What if Google categorizes Patch.com as a 'content farm?'

Last Friday Google made a major announcement: Focus on improving search results has shifted from "pure webspam" to "content farms." The latter are sites with shallow or low-quality content, websites that try to cheat their way into first page of search results. Google sees these sites as junk.

Read more here
http://www.ojr.org/ojr/people/pekkapekkala/201101/1933/


----------



## vermontpainter (Dec 24, 2007)

How do we go back and unspin all those junk articles we have all spun online?


----------



## jack pauhl (Nov 10, 2008)

vermontpainter said:


> How do we go back and unspin all those junk articles we have all spun online?

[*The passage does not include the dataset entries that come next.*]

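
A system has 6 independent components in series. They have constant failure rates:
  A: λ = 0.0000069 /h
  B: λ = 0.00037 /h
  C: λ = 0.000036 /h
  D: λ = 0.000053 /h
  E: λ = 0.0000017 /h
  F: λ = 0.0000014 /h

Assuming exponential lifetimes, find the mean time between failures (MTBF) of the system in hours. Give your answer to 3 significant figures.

Series of exponential components: λ_sys = Σ λ_i
λ_sys = 0.0000069 + 0.00037 + 0.000036 + 0.000053 + 0.0000017 + 0.0000014 = 4.6900e-04 /h
MTBF = 1 / λ_sys = 2130 h

2130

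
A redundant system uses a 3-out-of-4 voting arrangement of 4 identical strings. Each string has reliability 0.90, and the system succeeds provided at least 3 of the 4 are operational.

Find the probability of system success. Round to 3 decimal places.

0.948

R = Σ_{i=3}^{4} C(4,i) p^i (1−p)^{4−i} with p = 0.90
C(4,3)·0.90^3·0.10^1 = 0.29160
C(4,4)·0.90^4·0.10^0 = 0.65610
Sum = 0.948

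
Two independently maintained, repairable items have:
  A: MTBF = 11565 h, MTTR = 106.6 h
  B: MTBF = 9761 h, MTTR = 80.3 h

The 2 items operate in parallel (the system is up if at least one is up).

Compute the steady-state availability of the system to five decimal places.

0.99993

A(A) = MTBF/(MTBF+MTTR) = 11565/(11565+106.6) = 0.990867
A(B) = MTBF/(MTBF+MTTR) = 9761/(9761+80.3) = 0.991841
Parallel availability: 1 − (1 − 0.990867)(1 − 0.991841) = 0.99993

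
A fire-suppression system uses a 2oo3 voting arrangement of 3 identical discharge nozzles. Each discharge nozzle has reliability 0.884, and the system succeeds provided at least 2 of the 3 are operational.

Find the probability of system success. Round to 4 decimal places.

0.9628

R = Σ_{i=2}^{3} C(3,i) p^i (1−p)^{3−i} with p = 0.884
C(3,2)·0.884^2·0.116^1 = 0.271947
C(3,3)·0.884^3·0.116^0 = 0.690807
Sum = 0.9628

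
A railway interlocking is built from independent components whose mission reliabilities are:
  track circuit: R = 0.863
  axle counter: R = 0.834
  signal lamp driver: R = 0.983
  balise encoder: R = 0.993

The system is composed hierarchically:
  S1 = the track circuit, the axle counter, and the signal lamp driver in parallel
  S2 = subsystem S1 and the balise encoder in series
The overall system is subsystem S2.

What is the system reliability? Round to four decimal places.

0.9926

Parallel (track circuit, axle counter, and signal lamp driver): 1 − (1 − 0.863000)(1 − 0.834000)(1 − 0.983000) = 0.999613
Series ([0.999613] and balise encoder): 0.999613 × 0.993000 = 0.9926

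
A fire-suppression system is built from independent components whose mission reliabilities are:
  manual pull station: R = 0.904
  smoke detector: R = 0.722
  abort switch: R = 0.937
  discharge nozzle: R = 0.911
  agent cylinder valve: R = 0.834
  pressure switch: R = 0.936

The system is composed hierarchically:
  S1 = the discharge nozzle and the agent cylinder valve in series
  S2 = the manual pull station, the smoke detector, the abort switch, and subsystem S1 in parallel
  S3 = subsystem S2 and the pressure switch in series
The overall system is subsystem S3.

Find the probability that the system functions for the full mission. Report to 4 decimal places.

0.9356

Series (discharge nozzle and agent cylinder valve): 0.911000 × 0.834000 = 0.759774
Parallel (manual pull station, smoke detector, abort switch, and [0.759774]): 1 − (1 − 0.904000)(1 − 0.722000)(1 − 0.937000)(1 − 0.759774) = 0.999596
Series ([0.999596] and pressure switch): 0.999596 × 0.936000 = 0.9356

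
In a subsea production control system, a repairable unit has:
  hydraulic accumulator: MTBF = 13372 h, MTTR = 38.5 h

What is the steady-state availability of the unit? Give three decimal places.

A(hydraulic accumulator) = MTBF/(MTBF+MTTR) = 13372/(13372+38.5) = 0.997

0.997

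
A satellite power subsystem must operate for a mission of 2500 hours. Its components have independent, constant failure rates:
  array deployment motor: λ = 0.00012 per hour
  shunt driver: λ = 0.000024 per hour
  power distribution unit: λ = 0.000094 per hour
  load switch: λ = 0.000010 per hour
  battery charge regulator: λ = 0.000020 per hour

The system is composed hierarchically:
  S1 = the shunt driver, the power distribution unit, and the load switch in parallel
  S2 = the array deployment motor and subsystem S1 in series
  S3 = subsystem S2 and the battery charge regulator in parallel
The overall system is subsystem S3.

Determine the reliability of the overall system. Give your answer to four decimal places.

0.9873

R(array deployment motor) = exp(−0.00012 × 2500) = 0.740818
R(shunt driver) = exp(−0.000024 × 2500) = 0.941765
R(power distribution unit) = exp(−0.000094 × 2500) = 0.790571
R(load switch) = exp(−0.000010 × 2500) = 0.975310
R(battery charge regulator) = exp(−0.000020 × 2500) = 0.951229
Parallel (shunt driver, power distribution unit, and load switch): 1 − (1 − 0.941765)(1 − 0.790571)(1 − 0.975310) = 0.999699
Series (array deployment motor and [0.999699]): 0.740818 × 0.999699 = 0.740595
Parallel ([0.740595] and battery charge regulator): 1 − (1 − 0.740595)(1 − 0.951229) = 0.9873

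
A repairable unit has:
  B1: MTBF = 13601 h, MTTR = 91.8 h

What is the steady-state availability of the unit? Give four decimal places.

A(B1) = MTBF/(MTBF+MTTR) = 13601/(13601+91.8) = 0.9933

0.9933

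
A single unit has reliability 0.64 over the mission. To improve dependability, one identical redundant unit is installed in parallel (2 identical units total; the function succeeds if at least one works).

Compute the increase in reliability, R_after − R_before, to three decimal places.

0.230

R_before = 0.64
R_after = 1 − (1 − 0.64)^2 = 0.870
ΔR = 0.870 − 0.64 = 0.230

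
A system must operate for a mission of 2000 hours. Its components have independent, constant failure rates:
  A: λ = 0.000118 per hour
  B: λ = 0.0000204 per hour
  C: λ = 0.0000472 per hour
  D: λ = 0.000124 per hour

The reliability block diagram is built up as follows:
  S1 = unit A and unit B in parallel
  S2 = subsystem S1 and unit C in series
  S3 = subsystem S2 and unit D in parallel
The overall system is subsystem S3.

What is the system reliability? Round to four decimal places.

R(A) = exp(−0.000118 × 2000) = 0.789781
R(B) = exp(−0.0000204 × 2000) = 0.960021
R(C) = exp(−0.0000472 × 2000) = 0.909919
R(D) = exp(−0.000124 × 2000) = 0.780360
Parallel (A and B): 1 − (1 − 0.789781)(1 − 0.960021) = 0.991596
Series ([0.991596] and C): 0.991596 × 0.909919 = 0.902272
Parallel ([0.902272] and D): 1 − (1 − 0.902272)(1 − 0.780360) = 0.9785

0.9785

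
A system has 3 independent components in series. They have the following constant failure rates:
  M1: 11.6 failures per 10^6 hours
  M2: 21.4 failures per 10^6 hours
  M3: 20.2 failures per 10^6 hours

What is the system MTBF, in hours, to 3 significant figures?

Series of exponential components: λ_sys = Σ λ_i
λ_sys = 0.0000116 + 0.0000214 + 0.0000202 = 5.3200e-05 /h
MTBF = 1 / λ_sys = 18800 h

18800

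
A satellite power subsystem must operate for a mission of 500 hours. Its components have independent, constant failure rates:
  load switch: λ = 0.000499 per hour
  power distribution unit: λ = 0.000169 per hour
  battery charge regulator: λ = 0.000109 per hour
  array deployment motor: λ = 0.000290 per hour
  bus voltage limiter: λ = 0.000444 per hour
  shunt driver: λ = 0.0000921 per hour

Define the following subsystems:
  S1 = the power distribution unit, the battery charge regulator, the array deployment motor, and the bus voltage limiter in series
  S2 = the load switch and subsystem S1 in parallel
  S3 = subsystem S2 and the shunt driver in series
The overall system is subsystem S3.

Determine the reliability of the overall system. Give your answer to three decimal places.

R(load switch) = exp(−0.000499 × 500) = 0.77919
R(power distribution unit) = exp(−0.000169 × 500) = 0.91897
R(battery charge regulator) = exp(−0.000109 × 500) = 0.94696
R(array deployment motor) = exp(−0.000290 × 500) = 0.86502
R(bus voltage limiter) = exp(−0.000444 × 500) = 0.80092
R(shunt driver) = exp(−0.0000921 × 500) = 0.95499
Series (power distribution unit, battery charge regulator, array deployment motor, and bus voltage limiter): 0.91897 × 0.94696 × 0.86502 × 0.80092 = 0.60290
Parallel (load switch and [0.60290]): 1 − (1 − 0.77919)(1 − 0.60290) = 0.91232
Series ([0.91232] and shunt driver): 0.91232 × 0.95499 = 0.871

0.871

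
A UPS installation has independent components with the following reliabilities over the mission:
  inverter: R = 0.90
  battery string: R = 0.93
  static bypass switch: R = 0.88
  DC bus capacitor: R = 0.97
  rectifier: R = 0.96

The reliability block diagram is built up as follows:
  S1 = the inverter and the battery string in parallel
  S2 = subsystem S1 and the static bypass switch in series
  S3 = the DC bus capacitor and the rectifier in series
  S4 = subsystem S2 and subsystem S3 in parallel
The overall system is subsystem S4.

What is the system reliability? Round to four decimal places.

Parallel (inverter and battery string): 1 − (1 − 0.900000)(1 − 0.930000) = 0.993000
Series ([0.993000] and static bypass switch): 0.993000 × 0.880000 = 0.873840
Series (DC bus capacitor and rectifier): 0.970000 × 0.960000 = 0.931200
Parallel ([0.873840] and [0.931200]): 1 − (1 − 0.873840)(1 − 0.931200) = 0.9913

0.9913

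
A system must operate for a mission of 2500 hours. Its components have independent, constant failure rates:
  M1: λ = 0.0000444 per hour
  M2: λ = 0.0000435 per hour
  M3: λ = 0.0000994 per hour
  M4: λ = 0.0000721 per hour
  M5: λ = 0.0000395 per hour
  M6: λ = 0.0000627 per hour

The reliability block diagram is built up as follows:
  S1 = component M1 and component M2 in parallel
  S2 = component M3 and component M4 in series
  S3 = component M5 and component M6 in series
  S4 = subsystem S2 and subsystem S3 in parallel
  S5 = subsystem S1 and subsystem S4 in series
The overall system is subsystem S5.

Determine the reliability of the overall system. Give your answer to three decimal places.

R(M1) = exp(−0.0000444 × 2500) = 0.89494
R(M2) = exp(−0.0000435 × 2500) = 0.89695
R(M3) = exp(−0.0000994 × 2500) = 0.77997
R(M4) = exp(−0.0000721 × 2500) = 0.83506
R(M5) = exp(−0.0000395 × 2500) = 0.90597
R(M6) = exp(−0.0000627 × 2500) = 0.85492
Parallel (M1 and M2): 1 − (1 − 0.89494)(1 − 0.89695) = 0.98917
Series (M3 and M4): 0.77997 × 0.83506 = 0.65132
Series (M5 and M6): 0.90597 × 0.85492 = 0.77453
Parallel ([0.65132] and [0.77453]): 1 − (1 − 0.65132)(1 − 0.77453) = 0.92138
Series ([0.98917] and [0.92138]): 0.98917 × 0.92138 = 0.911

0.911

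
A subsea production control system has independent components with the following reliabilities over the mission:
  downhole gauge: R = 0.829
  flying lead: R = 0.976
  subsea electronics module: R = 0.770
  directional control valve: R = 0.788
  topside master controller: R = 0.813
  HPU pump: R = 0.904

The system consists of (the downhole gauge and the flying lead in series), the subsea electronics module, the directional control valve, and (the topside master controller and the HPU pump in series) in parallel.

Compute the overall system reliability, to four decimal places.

0.9975

Series (downhole gauge and flying lead): 0.829000 × 0.976000 = 0.809104
Series (topside master controller and HPU pump): 0.813000 × 0.904000 = 0.734952
Parallel ([0.809104], subsea electronics module, directional control valve, and [0.734952]): 1 − (1 − 0.809104)(1 − 0.770000)(1 − 0.788000)(1 − 0.734952) = 0.9975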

How will people know how to hire a paint contractor now?


----------



## Mod Paint Works (Jul 2, 2010)

Thanks for that article:thumbup:


----------



## vermontpainter (Dec 24, 2007)

This really sucks. I had just found a site the other day for forum addicts. In a nutshell, if you send them a folder with 10,000 of your posts and all your screennames, passwords and forum sites you visit, they can run it all through a grammatical pattern simulator and a thought recognition software, then lock you out from participation in any of the forums, but allow your thoughts to continue to be shared going forward, based on what they have been in the past. They sent me some samples of what my posts would be like, and it was pretty cool. I guess you could call it like forum persona cloning or something. I was really looking forward to leaving forum life behind. 

I swear to God this place is the Hotel California.


----------



## y.painting (Jul 19, 2009)

vermontpainter said:


> How do we go back and unspin all those junk articles we have all spun online?


Last I remember, Brian was advocating spinning articles using a piece of software. 

All should be warned before the last of that spun-article BS back-link juice is sucked out with a giant google straw :jester:


----------